Kota Medan, iKoneksi.com – Karier Topan Obaja Putra Ginting adalah kisah dramatis yang nyaris seperti dongeng modern: dari ajudan pribadi Wali Kota Medan, melesat cepat menembus langit kekuasaan, lalu berakhir di jeruji besi. Kejatuhannya menjadi pelajaran pahit bagi birokrasi dan pengingat bahwa kekuasaan tanpa kontrol dapat menjerumuskan siapa pun, sekuat apa pun posisinya.
Topan: Sosok di Balik Layar Pemerintahan Kota Medan
Lahir bukan dari keluarga elite birokrasi, Topan memulai kariernya sebagai ajudan pribadi Wali Kota Medan saat itu, Bobby Nasution. Namun bukan hanya sekadar ajudan biasa. Ia perlahan menjadi figur kunci dalam lingkaran kekuasaan Medan.
Loyalitas dan kedekatannya dengan Bobby membuatnya mendapat kepercayaan lebih dari sekadar staf administratif. Ia menjadi sosok kepercayaan, pengatur kebijakan, bahkan penyambung kebijakan strategis. Dalam waktu singkat, jabatan-jabatan prestisius disodorkan kepadanya: Camat, Kepala Bagian Umum, Kabag Aset, Kepala LPSE, Kadis Pendidikan, hingga Kepala Dinas PUPR.
PNS lain menyebutnya “Ketua Kelas,” bukan karena usianya muda, tapi karena tak satu pun keputusan besar di lingkungan Pemko Medan yang tak melalui dirinya.
Dari Kota Medan ke Sumut, Karier yang Terus Meroket
Ketika Bobby naik kelas menjadi Gubernur Sumatera Utara, Topan tidak tertinggal. Ia justru semakin mendapat posisi penting. Ia ditunjuk sebagai Kepala Dinas PUPR Sumut, bahkan sempat merangkap sebagai Plt Kadisperindag ESDM. Dalam setiap agenda kerja Bobby, Topan selalu hadir, seolah menjadi “bayangan kekuasaan”.
Selain itu, ia meraih gelar doktor dan terpilih sebagai Ketua Kwarda Pramuka Sumut, menambah legitimasi sosialnya.
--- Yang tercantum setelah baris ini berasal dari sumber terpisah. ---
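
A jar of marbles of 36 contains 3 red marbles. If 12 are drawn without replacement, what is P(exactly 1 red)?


P(X=1) = C(3,1)*C(33,11) / C(36,12)
= 3*193536720 / 1251677700
= 580610160/1251677700 = 276/595

276/595


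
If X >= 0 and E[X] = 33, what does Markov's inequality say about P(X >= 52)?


Markov: P(X >= a) <= E[X]/a
P(X >= 52) <= 33/52

33/52


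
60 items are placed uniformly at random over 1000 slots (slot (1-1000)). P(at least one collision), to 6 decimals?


P(all different) = prod((1000-i)/1000 for i=0..59) = 0.164279
P(at least one match) = 1 - 0.164279 = 0.835721

0.835721


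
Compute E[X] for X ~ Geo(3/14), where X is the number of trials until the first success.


For geometric (trials until first success), E[X] = 1/p = 1/(3/14) = 14/3

14/3


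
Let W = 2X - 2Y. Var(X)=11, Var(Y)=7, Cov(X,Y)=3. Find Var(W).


Var(2X - 2Y) = 2^2*Var(X) + (-2)^2*Var(Y) + 2*2*(-2)*Cov(X,Y)
= 4*11 + 4*7 - 8*3
= 44 + 28 - 24 = 48

48


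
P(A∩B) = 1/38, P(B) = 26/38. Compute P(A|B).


P(A|B) = P(A∩B)/P(B) = (1/38)/(26/38) = 1/26

1/26


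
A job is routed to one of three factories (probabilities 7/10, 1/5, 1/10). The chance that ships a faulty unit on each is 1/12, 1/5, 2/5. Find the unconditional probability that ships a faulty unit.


P(A) = P(A|B1)P(B1) + P(A|B2)P(B2) + P(A|B3)P(B3)
= 1/12*7/10 + 1/5*1/5 + 2/5*1/10
= 7/120 + 1/25 + 1/25 = 83/600

83/600


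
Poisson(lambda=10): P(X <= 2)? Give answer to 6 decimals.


P(X<=2) = e^(-10)*10^0/0! + e^(-10)*10^1/1! + e^(-10)*10^2/2!
≈ 0.0000453999 + 0.0004539993 + 0.0022699965
= 0.0027693957
≈ 0.002769

0.002769


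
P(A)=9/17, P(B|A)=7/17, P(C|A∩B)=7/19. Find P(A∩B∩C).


P(A∩B∩C) = P(A) * P(B|A) * P(C|A∩B)
= 9/17 * 7/17 * 7/19
= 63/289 * 7/19 = 441/5491

441/5491


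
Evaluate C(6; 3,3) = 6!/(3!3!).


6! = 720
Denominator: 3!=6 * 3!=6
Coefficient = 720 / 36 = 20

20


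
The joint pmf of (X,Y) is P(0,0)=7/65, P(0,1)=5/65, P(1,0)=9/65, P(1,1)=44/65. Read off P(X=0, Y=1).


Read from table: P(X=0, Y=1) = 5/65 = 1/13

1/13


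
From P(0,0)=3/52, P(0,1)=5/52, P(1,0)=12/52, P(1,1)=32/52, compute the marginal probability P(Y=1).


P(Y=1) = P(0,1)+P(1,1) = 5/52 + 32/52 = 37/52

37/52


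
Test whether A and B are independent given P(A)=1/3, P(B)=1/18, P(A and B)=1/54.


P(A)*P(B) = 1/3*1/18 = 1/54
P(A∩B) = 1/54, which equals P(A)P(B), so independent

Yes, A and B are independent


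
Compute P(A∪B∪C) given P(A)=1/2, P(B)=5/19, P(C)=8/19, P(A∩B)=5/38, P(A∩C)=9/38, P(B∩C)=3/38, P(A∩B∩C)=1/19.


P(A∪B∪C) = P(A)+P(B)+P(C) - P(AB)-P(AC)-P(BC) + P(ABC)
= 1/2+5/19+8/19 - 5/38-9/38-3/38 + 1/19
= 15/19

15/19


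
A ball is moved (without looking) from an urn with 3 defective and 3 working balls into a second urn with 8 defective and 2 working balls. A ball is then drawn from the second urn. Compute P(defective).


P(transfer defective) = 3/6 = 1/2; P(transfer working) = 1/2
If defective transferred: Urn II has 9 defective of 11, so P(defective|defective moved) = 9/11
If working transferred: Urn II has 8 defective of 11, so P(defective|working moved) = 8/11
By total probability: P(defective) = 1/2*9/11 + 1/2*8/11 = 17/22

17/22


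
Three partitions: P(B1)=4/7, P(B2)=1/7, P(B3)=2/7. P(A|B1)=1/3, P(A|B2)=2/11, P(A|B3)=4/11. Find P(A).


P(A) = P(A|B1)P(B1) + P(A|B2)P(B2) + P(A|B3)P(B3)
= 1/3*4/7 + 2/11*1/7 + 4/11*2/7
= 4/21 + 2/77 + 8/77 = 74/231

74/231


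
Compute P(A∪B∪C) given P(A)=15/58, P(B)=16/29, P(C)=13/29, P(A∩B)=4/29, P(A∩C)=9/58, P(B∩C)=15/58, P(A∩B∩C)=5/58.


P(A∪B∪C) = P(A)+P(B)+P(C) - P(AB)-P(AC)-P(BC) + P(ABC)
= 15/58+16/29+13/29 - 4/29-9/58-15/58 + 5/58
= 23/29

23/29


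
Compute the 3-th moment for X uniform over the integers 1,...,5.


E[X^3] = (1/5) * sum(x^3 for x=1..5)
= 225/5 = 45

45


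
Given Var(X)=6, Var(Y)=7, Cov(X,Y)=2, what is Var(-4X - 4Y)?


Var(-4X - 4Y) = (-4)^2*Var(X) + (-4)^2*Var(Y) + 2*(-4)*(-4)*Cov(X,Y)
= 16*6 + 16*7 + 32*2
= 96 + 112 + 64 = 272

272


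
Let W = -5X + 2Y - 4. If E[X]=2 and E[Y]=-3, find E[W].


E[-5X + 2Y - 4] = -5*E[X] + 2*E[Y] - 4
= (-5)*(2) + (2)*(-3) + (-4)
= -10 - 6 - 4 = -20

-20


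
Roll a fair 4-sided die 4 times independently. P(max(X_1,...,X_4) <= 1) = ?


P(max <= 1) = P(all X_i <= 1) = (P(X_1 <= 1))^4
= (1/4)^4 = 1/256

1/256


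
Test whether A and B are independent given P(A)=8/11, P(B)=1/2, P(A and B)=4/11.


P(A)*P(B) = 8/11*1/2 = 4/11
P(A∩B) = 4/11, which equals P(A)P(B), so independent

Yes, A and B are independent


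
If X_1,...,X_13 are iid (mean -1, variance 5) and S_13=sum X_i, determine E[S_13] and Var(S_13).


E[S_n] = n*mu = 13*-1 = -13
Var(S_n) = n*sigma^2 = 13*5 = 65

E[S_13]=-13, Var(S_13)=65


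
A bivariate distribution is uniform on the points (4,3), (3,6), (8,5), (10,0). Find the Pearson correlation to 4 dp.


Cov(X,Y) = -4.3750, Var(X) = 8.1875, Var(Y) = 5.2500
rho = Cov/(sqrt(VarX)*sqrt(VarY)) = -0.6673

-0.6673


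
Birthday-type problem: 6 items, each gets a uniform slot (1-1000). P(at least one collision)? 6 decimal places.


P(all different) = prod((1000-i)/1000 for i=0..5) = 0.985085
P(at least one match) = 1 - 0.985085 = 0.014915

0.014915


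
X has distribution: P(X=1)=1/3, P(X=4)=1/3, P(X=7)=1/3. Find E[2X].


E[2X] = sum(g(x)*P(x))
= 2*1/3 + 8*1/3 + 14*1/3
= 8

8


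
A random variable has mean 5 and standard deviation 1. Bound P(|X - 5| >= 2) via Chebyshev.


k = 2/1 = 2
Chebyshev: P(|X-mu| >= k*sigma) <= 1/k^2 = 1/2^2 = 1/4

1/4


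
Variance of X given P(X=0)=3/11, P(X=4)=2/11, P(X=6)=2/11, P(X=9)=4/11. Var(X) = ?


E[X] = 56/11, E[X^2] = 428/11
Var(X) = E[X^2] - (E[X])^2 = 428/11 - (56/11)^2 = 1572/121

1572/121


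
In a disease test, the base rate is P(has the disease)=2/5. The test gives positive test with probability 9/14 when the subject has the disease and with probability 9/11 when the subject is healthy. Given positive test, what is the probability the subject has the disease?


P(A) = P(A|B)P(B) + P(A|B')P(B') = 9/14*2/5 + 9/11*3/5 = 288/385
P(B|A) = P(A|B)P(B)/P(A) = (9/35)/(288/385) = 11/32

11/32


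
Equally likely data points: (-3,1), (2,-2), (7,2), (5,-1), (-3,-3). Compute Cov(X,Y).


E[X]=8/5, E[Y]=-3/5, E[XY]=11/5
Cov(X,Y) = E[XY] - E[X]E[Y] = 11/5 - 8/5*-3/5 = 79/25

79/25


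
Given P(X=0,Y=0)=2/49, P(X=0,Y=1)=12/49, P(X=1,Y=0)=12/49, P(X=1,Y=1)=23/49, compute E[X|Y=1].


P(Y=1) = 35/49
E[X|Y=1] = (0*12 + 1*23)/35 = 23/35

23/35


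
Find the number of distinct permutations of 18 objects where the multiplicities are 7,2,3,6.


18! = 6402373705728000
Denominator: 7!=5040 * 2!=2 * 3!=6 * 6!=720
Coefficient = 6402373705728000 / 43545600 = 147026880

147026880


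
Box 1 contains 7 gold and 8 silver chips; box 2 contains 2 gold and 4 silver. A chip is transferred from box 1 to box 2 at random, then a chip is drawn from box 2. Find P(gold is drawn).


P(transfer gold) = 7/15; P(transfer silver) = 8/15
If gold transferred: Urn II has 3 gold of 7, so P(gold|gold moved) = 3/7
If silver transferred: Urn II has 2 gold of 7, so P(gold|silver moved) = 2/7
By total probability: P(gold) = 7/15*3/7 + 8/15*2/7 = 37/105

37/105


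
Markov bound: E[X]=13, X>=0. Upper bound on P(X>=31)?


Markov: P(X >= a) <= E[X]/a
P(X >= 31) <= 13/31

13/31


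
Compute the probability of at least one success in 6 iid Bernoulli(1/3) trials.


P(at least one) = 1 - P(none)
P(none) = (1 - 1/3)^6 = (2/3)^6 = 64/729
P(at least one) = 1 - 64/729 = 665/729

665/729


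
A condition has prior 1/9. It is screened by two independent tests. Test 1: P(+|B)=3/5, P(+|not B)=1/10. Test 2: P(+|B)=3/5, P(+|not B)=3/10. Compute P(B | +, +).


After test 1: P(+) = 3/5*1/9 + 1/10*8/9 = 7/45
P(B|+) = (1/15)/(7/45) = 3/7
After test 2 (use post1 as new prior): P(+) = 3/5*3/7 + 3/10*4/7 = 3/7
P(B|+,+) = (9/35)/(3/7) = 3/5

3/5


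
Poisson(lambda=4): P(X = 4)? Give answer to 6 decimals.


P(X=4) = e^(-4) * 4^4 / 4!
≈ 0.01831563889 * 256 / 24
≈ 0.195367

0.195367


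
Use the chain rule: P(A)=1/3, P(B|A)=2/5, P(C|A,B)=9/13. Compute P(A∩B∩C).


P(A∩B∩C) = P(A) * P(B|A) * P(C|A∩B)
= 1/3 * 2/5 * 9/13
= 2/15 * 9/13 = 6/65

6/65


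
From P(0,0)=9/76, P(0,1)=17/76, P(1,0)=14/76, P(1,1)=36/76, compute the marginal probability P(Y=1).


P(Y=1) = P(0,1)+P(1,1) = 17/76 + 36/76 = 53/76

53/76


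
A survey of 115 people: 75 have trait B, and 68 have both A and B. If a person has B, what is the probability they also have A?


P(A|B) = P(A∩B)/P(B) = (68/115)/(75/115) = 68/75

68/75


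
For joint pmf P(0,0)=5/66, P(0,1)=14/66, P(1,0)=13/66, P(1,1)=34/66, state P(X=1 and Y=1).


Read from table: P(X=1, Y=1) = 34/66 = 17/33

17/33


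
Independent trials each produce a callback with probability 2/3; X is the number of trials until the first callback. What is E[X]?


For geometric (trials until first success), E[X] = 1/p = 1/(2/3) = 3/2

3/2


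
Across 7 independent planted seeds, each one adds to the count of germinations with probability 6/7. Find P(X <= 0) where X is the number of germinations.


P(X<=0) = P(X=0)
= 1/823543
= 1/823543

1/823543


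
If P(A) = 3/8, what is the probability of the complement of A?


P(A') = 1 - P(A) = 1 - 3/8 = 5/8

5/8


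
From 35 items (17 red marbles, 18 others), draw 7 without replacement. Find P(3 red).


P(X=3) = C(17,3)*C(18,4) / C(35,7)
= 680*3060 / 6724520
= 2080800/6724520 = 3060/9889

3060/9889


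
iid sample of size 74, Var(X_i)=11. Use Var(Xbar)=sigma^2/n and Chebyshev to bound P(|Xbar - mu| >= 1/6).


Var(Xbar) = Var(X)/n = 11/74
Chebyshev: P(|Xbar-mu| >= 1/6) <= Var(Xbar)/(1/6)^2 = (11/74)/(1/36) = 198/37
Bound exceeds 1, so trivial bound: 1

1


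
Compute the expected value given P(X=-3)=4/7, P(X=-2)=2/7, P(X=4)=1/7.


E[X] = sum(x * P(x))
= -3*4/7 - 2*2/7 + 4*1/7
= -12/7

-12/7


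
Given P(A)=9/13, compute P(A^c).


P(A') = 1 - P(A) = 1 - 9/13 = 4/13

4/13


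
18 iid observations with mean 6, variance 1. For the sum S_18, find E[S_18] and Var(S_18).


E[S_n] = n*mu = 18*6 = 108
Var(S_n) = n*sigma^2 = 18*1 = 18

E[S_18]=108, Var(S_18)=18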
Sosok Topan pun kian dielu-elukan figur birokrat muda, berpendidikan, dan dipercaya penuh oleh gubernur.
Namun di balik itu, muncul tanda tanya besar: bagaimana bisa sosok yang bukan pejabat publik terpilih, tanpa latar belakang teknis konstruksi atau arsitektur, memegang kendali pada proyek-proyek infrastruktur strategis seperti revitalisasi Lapangan Merdeka, Islamic Center, hingga pengadaan lampu kota dan mobil listrik?
Desas-desus dan Gaya Hidup Mewah
Tak pelak, gaya hidup Topan mulai mengundang sorotan. Rumah mewah yang sempat viral di media sosial disebut-sebut miliknya, meski dibantah. Dugaan pengaruhnya yang besar atas mutasi ASN hingga penunjukan jabatan di Pemko dan Pemprov memperkuat citra bahwa ia adalah “pengendali tak resmi” pemerintahan.
Bahkan, isu yang menyebut bahwa penunjukan pejabat kerap melewati prosedur formal seperti Baperjakat (Badan Pertimbangan Jabatan dan Kepangkatan) seolah dibenarkan diam-diam oleh banyak pihak.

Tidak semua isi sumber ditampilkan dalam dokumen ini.